White House announces 100-day cyber sprint for chemical sector

Written by

The chemical industry is the next sector to take up President Biden’s 100-day cybersecurity sprint, the administration announced Wednesday, an effort designed to sharpen operators’ focus on the most significant risks from a digital attack such as gas leaks and other contaminations.

The sprint also aims to improve information sharing and “analytical coordination” between the public and private sector and encourage chemical manufacturers to deploy threat detection on control systems.

The sprints were first launched as a pilot with the electric sector in April 2021 and followed up with the pipeline, water and railway sectors. Biden’s memorandum on improving critical infrastructure control systems codified the exercises and amounted to a rare moment for the White House to acknowledge industrial control cybersecurity.

The fact sheet released by the Biden administration noted that the chemical sector sprint would incorporate lessons learned from previous sprints.

A CISA official told Axios, which first reported the announcement, that the Cybersecurity and Infrastructure Security Agency and the Chemical Sector Coordinating Council will set up new task force to implement the sprint. CISA is the sector risk management agency for the chemical sector.

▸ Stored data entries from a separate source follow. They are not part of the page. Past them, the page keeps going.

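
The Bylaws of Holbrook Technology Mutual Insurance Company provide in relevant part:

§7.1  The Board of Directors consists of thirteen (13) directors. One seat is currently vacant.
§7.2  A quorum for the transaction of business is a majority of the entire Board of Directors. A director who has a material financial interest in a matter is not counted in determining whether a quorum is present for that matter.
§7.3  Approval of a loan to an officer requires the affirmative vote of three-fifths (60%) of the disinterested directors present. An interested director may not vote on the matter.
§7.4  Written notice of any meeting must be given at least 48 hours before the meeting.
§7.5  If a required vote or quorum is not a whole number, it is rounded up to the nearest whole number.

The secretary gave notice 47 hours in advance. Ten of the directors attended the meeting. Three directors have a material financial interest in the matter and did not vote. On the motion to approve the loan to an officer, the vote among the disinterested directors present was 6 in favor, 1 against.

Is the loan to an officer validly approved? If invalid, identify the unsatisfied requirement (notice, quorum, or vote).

Invalid — notice requirement not satisfied.

Notice: 47 hours given; 48 required (47 < 48). Not satisfied.
Quorum: 10 present, but the 3 interested directors do not count, leaving 7. Quorum is 7. Satisfied.
Vote: the loan to an officer requires three-fifths of the disinterested directors present (10 − 3 = 7). 3/5 of 7 = 4.20, rounded up to 5, so 5 affirmative votes are needed; 6 voted in favor. Satisfied.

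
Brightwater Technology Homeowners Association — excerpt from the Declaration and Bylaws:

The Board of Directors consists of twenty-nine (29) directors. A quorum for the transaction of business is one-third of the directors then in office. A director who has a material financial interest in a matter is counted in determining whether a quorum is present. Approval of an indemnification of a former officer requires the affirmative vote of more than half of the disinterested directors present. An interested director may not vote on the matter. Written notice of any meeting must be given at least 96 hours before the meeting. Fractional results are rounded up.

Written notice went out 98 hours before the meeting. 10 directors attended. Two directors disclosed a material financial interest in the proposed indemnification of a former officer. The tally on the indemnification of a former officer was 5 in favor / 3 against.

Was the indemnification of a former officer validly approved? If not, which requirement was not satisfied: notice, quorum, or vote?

Notice: 98 hours given; 96 required (98 ≥ 96). Satisfied.
Quorum: 10 present (interested directors count toward quorum); quorum is 10. Satisfied.
Vote: the indemnification of a former officer requires a majority of the disinterested directors present (10 − 2 = 8). A majority of 8 is 5, so 5 affirmative votes are needed; 5 voted in favor. Satisfied.

Valid — all requirements satisfied.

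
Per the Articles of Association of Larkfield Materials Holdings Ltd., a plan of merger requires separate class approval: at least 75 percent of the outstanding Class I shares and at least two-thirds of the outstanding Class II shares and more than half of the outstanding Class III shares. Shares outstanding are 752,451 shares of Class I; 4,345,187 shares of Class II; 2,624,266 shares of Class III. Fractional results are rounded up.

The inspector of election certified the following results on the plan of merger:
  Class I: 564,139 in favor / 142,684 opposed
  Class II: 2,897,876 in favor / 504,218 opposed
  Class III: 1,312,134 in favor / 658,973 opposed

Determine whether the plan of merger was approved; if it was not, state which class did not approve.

Class I: 3/4 of 752451 = 564338.25, rounded up to 564339; 564,339 required, 564,139 in favor — not approved.
Class II: 2/3 of 4345187 = 2896791.33, rounded up to 2896792; 2,896,792 required, 2,897,876 in favor — approved.
Class III: a majority of 2624266 is 1312134; 1,312,134 required, 1,312,134 in favor — approved.

Not approved — the Class I shares did not give the required vote.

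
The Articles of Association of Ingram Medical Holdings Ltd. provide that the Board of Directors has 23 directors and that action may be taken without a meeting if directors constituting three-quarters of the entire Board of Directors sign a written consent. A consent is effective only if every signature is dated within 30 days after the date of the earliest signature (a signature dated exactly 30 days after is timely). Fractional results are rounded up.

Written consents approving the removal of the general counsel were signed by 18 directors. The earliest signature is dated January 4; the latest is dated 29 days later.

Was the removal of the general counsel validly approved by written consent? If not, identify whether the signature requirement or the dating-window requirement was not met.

Signatures required: three-quarters of 23 — 3/4 of 23 = 17.25, rounded up to 18, so 18 needed; 18 signed. Sufficient.
Dating window: the latest signature is 29 days after the earliest; the limit is 30 days. Within the window.

Effective — both the signature and dating-window requirements are satisfied.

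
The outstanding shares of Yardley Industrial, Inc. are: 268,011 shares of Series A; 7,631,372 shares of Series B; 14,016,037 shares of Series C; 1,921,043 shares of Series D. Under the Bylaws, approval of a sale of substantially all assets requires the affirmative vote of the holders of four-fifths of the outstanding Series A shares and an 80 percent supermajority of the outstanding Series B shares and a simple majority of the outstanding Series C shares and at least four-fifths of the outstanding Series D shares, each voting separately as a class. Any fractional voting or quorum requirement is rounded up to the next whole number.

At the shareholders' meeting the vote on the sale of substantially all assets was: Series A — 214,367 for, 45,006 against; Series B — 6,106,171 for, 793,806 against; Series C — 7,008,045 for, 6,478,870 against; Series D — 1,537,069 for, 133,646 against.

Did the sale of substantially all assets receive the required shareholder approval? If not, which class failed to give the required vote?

Series A: 4/5 of 268011 = 214408.80, rounded up to 214409; 214,409 required, 214,367 in favor — not approved.
Series B: 4/5 of 7631372 = 6105097.60, rounded up to 6105098; 6,105,098 required, 6,106,171 in favor — approved.
Series C: a majority of 14016037 is 7008019; 7,008,019 required, 7,008,045 in favor — approved.
Series D: 4/5 of 1921043 = 1536834.40, rounded up to 1536835; 1,536,835 required, 1,537,069 in favor — approved.

Not approved — the Series A shares did not give the required vote.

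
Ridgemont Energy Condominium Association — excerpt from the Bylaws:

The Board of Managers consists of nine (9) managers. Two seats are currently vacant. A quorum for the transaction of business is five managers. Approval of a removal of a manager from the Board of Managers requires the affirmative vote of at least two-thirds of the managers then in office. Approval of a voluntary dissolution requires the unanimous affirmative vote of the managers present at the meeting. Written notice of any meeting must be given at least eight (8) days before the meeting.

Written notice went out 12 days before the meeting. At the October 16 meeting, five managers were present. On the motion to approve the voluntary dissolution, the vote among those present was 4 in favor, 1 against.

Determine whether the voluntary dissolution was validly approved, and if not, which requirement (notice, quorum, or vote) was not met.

Notice: 12 days given; 8 required (12 ≥ 8). Satisfied.
Quorum: 5 present; quorum is 5. Satisfied.
Vote: the voluntary dissolution requires the unanimous vote of the managers present (5). Unanimous means all 5, so 5 affirmative votes are needed; 4 voted in favor. Not satisfied.

Invalid — vote requirement not satisfied.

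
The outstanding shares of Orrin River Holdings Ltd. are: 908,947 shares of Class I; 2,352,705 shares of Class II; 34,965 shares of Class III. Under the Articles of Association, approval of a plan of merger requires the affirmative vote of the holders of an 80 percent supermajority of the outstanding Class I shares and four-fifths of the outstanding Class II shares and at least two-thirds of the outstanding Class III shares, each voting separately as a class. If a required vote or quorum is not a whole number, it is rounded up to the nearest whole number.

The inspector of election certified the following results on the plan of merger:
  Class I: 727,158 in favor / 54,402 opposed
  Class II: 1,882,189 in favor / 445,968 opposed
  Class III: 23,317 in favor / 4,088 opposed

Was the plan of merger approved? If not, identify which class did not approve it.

Approved — every class gave the required vote.

Class I: 4/5 of 908947 = 727157.60, rounded up to 727158; 727,158 required, 727,158 in favor — approved.
Class II: 4/5 of 2352705 = 1882164; 1,882,164 required, 1,882,189 in favor — approved.
Class III: 2/3 of 34965 = 23310; 23,310 required, 23,317 in favor — approved.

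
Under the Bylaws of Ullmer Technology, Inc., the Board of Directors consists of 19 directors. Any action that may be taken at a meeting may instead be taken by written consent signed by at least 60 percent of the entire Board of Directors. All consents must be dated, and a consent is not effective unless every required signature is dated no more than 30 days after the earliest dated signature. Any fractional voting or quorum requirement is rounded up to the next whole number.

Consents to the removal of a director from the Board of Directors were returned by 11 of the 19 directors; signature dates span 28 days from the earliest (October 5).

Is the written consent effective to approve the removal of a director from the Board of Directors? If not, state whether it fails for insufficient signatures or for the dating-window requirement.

Signatures required: at least 60 percent of 19 — 3/5 of 19 = 11.40, rounded up to 12, so 12 needed; 11 signed. Insufficient.
Dating window: the latest signature is 28 days after the earliest; the limit is 30 days. Within the window.

Not effective — insufficient signatures.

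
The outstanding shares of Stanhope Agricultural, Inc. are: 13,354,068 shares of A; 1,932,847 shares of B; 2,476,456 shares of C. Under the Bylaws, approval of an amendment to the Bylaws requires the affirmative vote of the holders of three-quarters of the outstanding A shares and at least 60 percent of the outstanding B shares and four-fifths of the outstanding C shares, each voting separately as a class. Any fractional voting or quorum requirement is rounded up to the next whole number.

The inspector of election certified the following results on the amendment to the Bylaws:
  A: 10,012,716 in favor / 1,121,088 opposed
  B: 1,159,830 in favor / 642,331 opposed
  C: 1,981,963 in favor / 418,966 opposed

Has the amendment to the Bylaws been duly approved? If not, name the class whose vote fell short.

A: 3/4 of 13354068 = 10015551; 10,015,551 required, 10,012,716 in favor — not approved.
B: 3/5 of 1932847 = 1159708.20, rounded up to 1159709; 1,159,709 required, 1,159,830 in favor — approved.
C: 4/5 of 2476456 = 1981164.80, rounded up to 1981165; 1,981,165 required, 1,981,963 in favor — approved.

Not approved — the A shares did not give the required vote.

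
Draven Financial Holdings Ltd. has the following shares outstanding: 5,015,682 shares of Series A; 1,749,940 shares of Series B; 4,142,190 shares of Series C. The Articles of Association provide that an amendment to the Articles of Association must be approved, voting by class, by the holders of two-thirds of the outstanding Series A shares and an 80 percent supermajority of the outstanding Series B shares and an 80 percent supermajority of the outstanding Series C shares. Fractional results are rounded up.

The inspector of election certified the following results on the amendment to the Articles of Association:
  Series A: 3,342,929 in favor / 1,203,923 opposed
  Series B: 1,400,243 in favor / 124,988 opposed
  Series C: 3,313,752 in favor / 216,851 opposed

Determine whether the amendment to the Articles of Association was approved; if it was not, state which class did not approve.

Not approved — the Series A shares did not give the required vote.

Series A: 2/3 of 5015682 = 3343788; 3,343,788 required, 3,342,929 in favor — not approved.
Series B: 4/5 of 1749940 = 1399952; 1,399,952 required, 1,400,243 in favor — approved.
Series C: 4/5 of 4142190 = 3313752; 3,313,752 required, 3,313,752 in favor — approved.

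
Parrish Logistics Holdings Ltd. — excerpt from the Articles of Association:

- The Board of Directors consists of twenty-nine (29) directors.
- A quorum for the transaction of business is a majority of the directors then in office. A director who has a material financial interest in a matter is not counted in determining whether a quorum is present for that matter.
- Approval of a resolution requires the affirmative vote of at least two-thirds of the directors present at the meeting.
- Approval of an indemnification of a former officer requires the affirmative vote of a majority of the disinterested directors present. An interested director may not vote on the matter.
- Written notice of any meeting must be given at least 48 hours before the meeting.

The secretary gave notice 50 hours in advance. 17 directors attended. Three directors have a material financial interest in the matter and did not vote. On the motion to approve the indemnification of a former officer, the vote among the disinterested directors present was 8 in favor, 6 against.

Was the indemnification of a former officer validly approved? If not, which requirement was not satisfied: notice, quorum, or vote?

Invalid — quorum requirement not satisfied.

Notice: 50 hours given; 48 required (50 ≥ 48). Satisfied.
Quorum: 17 present, but the 3 interested directors do not count, leaving 14. Quorum is 15. Not satisfied.
Vote: the indemnification of a former officer requires a majority of the disinterested directors present (17 − 3 = 14). A majority of 14 is 8, so 8 affirmative votes are needed; 8 voted in favor. Satisfied. (Moot — without a quorum no business can be validly transacted.)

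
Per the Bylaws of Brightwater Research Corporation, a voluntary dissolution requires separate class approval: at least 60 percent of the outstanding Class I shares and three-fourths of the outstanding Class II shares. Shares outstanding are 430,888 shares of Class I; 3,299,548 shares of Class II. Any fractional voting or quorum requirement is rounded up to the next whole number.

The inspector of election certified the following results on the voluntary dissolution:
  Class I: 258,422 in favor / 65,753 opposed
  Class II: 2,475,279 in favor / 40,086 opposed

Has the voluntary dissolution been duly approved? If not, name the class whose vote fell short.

Not approved — the Class I shares did not give the required vote.

Class I: 3/5 of 430888 = 258532.80, rounded up to 258533; 258,533 required, 258,422 in favor — not approved.
Class II: 3/4 of 3299548 = 2474661; 2,474,661 required, 2,475,279 in favor — approved.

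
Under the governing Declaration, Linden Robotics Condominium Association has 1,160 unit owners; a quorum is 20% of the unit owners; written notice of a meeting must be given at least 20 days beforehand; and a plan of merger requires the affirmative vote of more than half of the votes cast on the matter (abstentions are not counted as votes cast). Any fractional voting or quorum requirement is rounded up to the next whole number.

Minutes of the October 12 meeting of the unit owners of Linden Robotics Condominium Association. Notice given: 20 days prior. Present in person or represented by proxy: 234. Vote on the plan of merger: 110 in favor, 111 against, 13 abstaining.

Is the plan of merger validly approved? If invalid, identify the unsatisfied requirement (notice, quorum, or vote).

Invalid — vote requirement not satisfied.

Notice: 20 days given; 20 required. Satisfied.
Quorum: 20% of 1,160 = 232; 234 present. Satisfied.
Vote: requires a majority of the votes cast (234 − 13 abstaining = 221); a majority of 221 is 111, so 111 needed; 110 in favor. Not satisfied.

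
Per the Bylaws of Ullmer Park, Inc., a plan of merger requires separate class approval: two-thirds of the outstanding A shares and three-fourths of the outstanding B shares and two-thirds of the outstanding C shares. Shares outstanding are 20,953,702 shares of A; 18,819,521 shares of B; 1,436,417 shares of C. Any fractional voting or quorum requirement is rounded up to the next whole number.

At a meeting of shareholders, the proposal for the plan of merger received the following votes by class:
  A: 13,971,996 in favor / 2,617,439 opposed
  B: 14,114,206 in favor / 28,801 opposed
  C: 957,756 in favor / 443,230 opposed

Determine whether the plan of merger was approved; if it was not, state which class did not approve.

Not approved — the B shares did not give the required vote.

A: 2/3 of 20953702 = 13969134.67, rounded up to 13969135; 13,969,135 required, 13,971,996 in favor — approved.
B: 3/4 of 18819521 = 14114640.75, rounded up to 14114641; 14,114,641 required, 14,114,206 in favor — not approved.
C: 2/3 of 1436417 = 957611.33, rounded up to 957612; 957,612 required, 957,756 in favor — approved.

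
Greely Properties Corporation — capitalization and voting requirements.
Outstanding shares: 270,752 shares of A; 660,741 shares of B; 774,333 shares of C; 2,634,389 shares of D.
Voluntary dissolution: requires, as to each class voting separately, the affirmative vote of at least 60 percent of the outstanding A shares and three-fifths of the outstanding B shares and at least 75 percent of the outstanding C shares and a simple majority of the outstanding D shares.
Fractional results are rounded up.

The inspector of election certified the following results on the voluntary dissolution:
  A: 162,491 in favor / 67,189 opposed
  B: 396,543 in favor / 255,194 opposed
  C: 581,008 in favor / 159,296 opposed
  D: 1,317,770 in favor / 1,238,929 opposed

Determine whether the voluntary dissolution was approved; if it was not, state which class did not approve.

Approved — every class gave the required vote.

A: 3/5 of 270752 = 162451.20, rounded up to 162452; 162,452 required, 162,491 in favor — approved.
B: 3/5 of 660741 = 396444.60, rounded up to 396445; 396,445 required, 396,543 in favor — approved.
C: 3/4 of 774333 = 580749.75, rounded up to 580750; 580,750 required, 581,008 in favor — approved.
D: a majority of 2634389 is 1317195; 1,317,195 required, 1,317,770 in favor — approved.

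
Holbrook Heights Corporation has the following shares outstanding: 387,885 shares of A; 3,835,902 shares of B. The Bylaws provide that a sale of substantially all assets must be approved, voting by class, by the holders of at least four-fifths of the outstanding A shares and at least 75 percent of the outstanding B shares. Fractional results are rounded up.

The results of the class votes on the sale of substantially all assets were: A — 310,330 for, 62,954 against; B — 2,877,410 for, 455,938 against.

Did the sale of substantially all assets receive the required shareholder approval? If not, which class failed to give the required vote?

Approved — every class gave the required vote.

A: 4/5 of 387885 = 310308; 310,308 required, 310,330 in favor — approved.
B: 3/4 of 3835902 = 2876926.50, rounded up to 2876927; 2,876,927 required, 2,877,410 in favor — approved.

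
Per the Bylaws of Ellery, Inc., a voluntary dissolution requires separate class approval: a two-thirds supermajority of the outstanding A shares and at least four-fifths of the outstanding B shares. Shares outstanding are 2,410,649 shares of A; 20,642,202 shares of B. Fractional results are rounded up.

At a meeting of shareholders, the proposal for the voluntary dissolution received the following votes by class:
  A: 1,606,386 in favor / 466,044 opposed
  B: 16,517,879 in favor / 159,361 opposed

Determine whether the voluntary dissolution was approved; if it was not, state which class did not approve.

Not approved — the A shares did not give the required vote.

A: 2/3 of 2410649 = 1607099.33, rounded up to 1607100; 1,607,100 required, 1,606,386 in favor — not approved.
B: 4/5 of 20642202 = 16513761.60, rounded up to 16513762; 16,513,762 required, 16,517,879 in favor — approved.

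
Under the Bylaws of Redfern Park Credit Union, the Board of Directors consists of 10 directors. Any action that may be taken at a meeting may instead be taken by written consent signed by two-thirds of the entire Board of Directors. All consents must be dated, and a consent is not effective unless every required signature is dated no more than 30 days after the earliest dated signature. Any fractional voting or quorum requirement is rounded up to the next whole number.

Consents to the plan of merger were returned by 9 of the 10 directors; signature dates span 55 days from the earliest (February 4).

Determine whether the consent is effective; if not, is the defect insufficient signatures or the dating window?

Not effective — dating-window requirement not satisfied.

Signatures required: two-thirds of 10 — 2/3 of 10 = 6.67, rounded up to 7, so 7 needed; 9 signed. Sufficient.
Dating window: the latest signature is 55 days after the earliest; the limit is 30 days. Outside the window.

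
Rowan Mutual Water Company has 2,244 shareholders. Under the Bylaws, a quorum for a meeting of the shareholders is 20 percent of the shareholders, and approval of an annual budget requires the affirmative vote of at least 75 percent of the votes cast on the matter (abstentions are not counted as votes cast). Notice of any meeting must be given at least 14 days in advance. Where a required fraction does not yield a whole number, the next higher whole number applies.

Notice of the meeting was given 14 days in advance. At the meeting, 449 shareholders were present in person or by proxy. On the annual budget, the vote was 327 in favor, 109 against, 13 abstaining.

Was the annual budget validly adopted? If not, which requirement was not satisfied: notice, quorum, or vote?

Valid — all requirements satisfied.

Notice: 14 days given; 14 required. Satisfied.
Quorum: 20% of 2,244 = 448.80, rounded up to 449; 449 present. Satisfied.
Vote: requires three-fourths of the votes cast (449 − 13 abstaining = 436); 3/4 of 436 = 327, so 327 needed; 327 in favor. Satisfied.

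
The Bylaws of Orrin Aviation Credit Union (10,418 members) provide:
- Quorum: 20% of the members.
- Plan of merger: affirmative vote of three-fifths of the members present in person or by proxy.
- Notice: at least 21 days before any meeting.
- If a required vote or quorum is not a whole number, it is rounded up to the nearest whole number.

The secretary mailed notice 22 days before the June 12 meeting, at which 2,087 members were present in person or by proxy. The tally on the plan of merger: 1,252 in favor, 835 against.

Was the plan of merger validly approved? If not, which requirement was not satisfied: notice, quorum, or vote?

Notice: 22 days given; 21 required. Satisfied.
Quorum: 20% of 10,418 = 2,083.60, rounded up to 2,084; 2,087 present. Satisfied.
Vote: requires three-fifths of those present (2,087); 3/5 of 2087 = 1252.20, rounded up to 1253, so 1,253 needed; 1,252 in favor. Not satisfied.

Invalid — vote requirement not satisfied.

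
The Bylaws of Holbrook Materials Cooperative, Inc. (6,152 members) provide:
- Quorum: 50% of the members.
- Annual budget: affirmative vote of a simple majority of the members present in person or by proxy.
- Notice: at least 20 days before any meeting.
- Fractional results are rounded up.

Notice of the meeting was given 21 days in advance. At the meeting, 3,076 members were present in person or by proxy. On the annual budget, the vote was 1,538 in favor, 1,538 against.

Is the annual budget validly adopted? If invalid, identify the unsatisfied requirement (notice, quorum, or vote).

Invalid — vote requirement not satisfied.

Notice: 21 days given; 20 required. Satisfied.
Quorum: 50% of 6,152 = 3,076; 3,076 present. Satisfied.
Vote: requires a majority of those present (3,076); a majority of 3076 is 1539, so 1,539 needed; 1,538 in favor. Not satisfied.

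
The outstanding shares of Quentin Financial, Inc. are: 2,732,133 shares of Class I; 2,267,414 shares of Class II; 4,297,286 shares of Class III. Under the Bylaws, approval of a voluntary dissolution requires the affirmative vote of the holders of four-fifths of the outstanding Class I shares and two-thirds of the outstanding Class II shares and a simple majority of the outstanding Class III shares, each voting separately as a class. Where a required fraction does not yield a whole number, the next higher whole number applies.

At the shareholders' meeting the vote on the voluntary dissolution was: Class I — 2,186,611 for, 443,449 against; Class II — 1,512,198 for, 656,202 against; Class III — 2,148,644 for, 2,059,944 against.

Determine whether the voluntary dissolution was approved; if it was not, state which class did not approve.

Approved — every class gave the required vote.

Class I: 4/5 of 2732133 = 2185706.40, rounded up to 2185707; 2,185,707 required, 2,186,611 in favor — approved.
Class II: 2/3 of 2267414 = 1511609.33, rounded up to 1511610; 1,511,610 required, 1,512,198 in favor — approved.
Class III: a majority of 4297286 is 2148644; 2,148,644 required, 2,148,644 in favor — approved.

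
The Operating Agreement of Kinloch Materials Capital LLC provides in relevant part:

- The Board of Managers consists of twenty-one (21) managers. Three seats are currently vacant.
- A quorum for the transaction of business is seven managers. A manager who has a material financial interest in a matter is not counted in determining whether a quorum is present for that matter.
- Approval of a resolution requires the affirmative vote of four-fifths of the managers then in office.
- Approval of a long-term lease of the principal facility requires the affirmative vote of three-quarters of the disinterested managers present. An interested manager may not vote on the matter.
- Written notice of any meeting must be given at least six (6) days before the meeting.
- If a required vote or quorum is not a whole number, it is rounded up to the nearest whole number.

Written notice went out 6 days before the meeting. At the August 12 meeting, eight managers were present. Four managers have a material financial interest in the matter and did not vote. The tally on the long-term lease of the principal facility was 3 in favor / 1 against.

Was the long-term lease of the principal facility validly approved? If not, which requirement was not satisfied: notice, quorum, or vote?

Notice: 6 days given; 6 required (6 ≥ 6). Satisfied.
Quorum: 8 present, but the 4 interested managers do not count, leaving 4. Quorum is 7. Not satisfied.
Vote: the long-term lease of the principal facility requires three-fourths of the disinterested managers present (8 − 4 = 4). 3/4 of 4 = 3, so 3 affirmative votes are needed; 3 voted in favor. Satisfied. (Moot — without a quorum no business can be validly transacted.)

Invalid — quorum requirement not satisfied.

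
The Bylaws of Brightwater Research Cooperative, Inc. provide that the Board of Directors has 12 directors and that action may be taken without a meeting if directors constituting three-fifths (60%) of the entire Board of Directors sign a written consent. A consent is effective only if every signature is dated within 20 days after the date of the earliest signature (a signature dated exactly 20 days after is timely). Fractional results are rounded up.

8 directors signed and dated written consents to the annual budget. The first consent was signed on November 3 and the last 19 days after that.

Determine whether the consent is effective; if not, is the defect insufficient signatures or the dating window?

Effective — both the signature and dating-window requirements are satisfied.

Signatures required: three-fifths (60%) of 12 — 3/5 of 12 = 7.20, rounded up to 8, so 8 needed; 8 signed. Sufficient.
Dating window: the latest signature is 19 days after the earliest; the limit is 20 days. Within the window.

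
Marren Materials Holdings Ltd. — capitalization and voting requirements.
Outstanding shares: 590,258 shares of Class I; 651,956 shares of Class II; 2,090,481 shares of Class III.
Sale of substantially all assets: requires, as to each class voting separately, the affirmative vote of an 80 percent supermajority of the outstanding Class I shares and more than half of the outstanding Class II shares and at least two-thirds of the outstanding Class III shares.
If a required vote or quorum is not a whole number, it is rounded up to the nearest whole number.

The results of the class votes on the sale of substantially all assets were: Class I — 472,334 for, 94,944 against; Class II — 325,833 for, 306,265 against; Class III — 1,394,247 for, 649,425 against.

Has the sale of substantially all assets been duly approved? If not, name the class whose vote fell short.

Class I: 4/5 of 590258 = 472206.40, rounded up to 472207; 472,207 required, 472,334 in favor — approved.
Class II: a majority of 651956 is 325979; 325,979 required, 325,833 in favor — not approved.
Class III: 2/3 of 2090481 = 1393654; 1,393,654 required, 1,394,247 in favor — approved.

Not approved — the Class II shares did not give the required vote.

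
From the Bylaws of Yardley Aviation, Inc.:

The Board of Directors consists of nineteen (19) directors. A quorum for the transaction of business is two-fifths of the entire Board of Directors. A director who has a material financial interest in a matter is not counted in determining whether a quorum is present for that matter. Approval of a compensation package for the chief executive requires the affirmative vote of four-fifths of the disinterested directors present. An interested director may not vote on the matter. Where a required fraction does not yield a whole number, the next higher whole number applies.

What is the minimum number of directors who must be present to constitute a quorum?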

The 100-day grid cybersecurity sprint led to over 150 utilities deploying new technologies to improve cybersecurity defenses, according to a DOE press release.

CISA and the Environmental Protection Agency, which is the sector risk management agency for the water and wastewater sector, have also developed a roadmap aimed at addressing the varying levels of cyber defenses within the water sector as a result of the 100-day sprint, according to a source familiar with the situation. The roadmap aims at helping water utilities assess their own level of cybersecurity to guide them to the level needed to deploy ICS monitoring technology.

The sprint comes as the Department of Homeland Security and the National Institute of Standards and Technology, among other agencies, are expected to soon announce voluntary cybersecurity performance goals for critical infrastructure.

The announcement also comes as CISA is asking for industry feedback on the new cyber incident reporting law.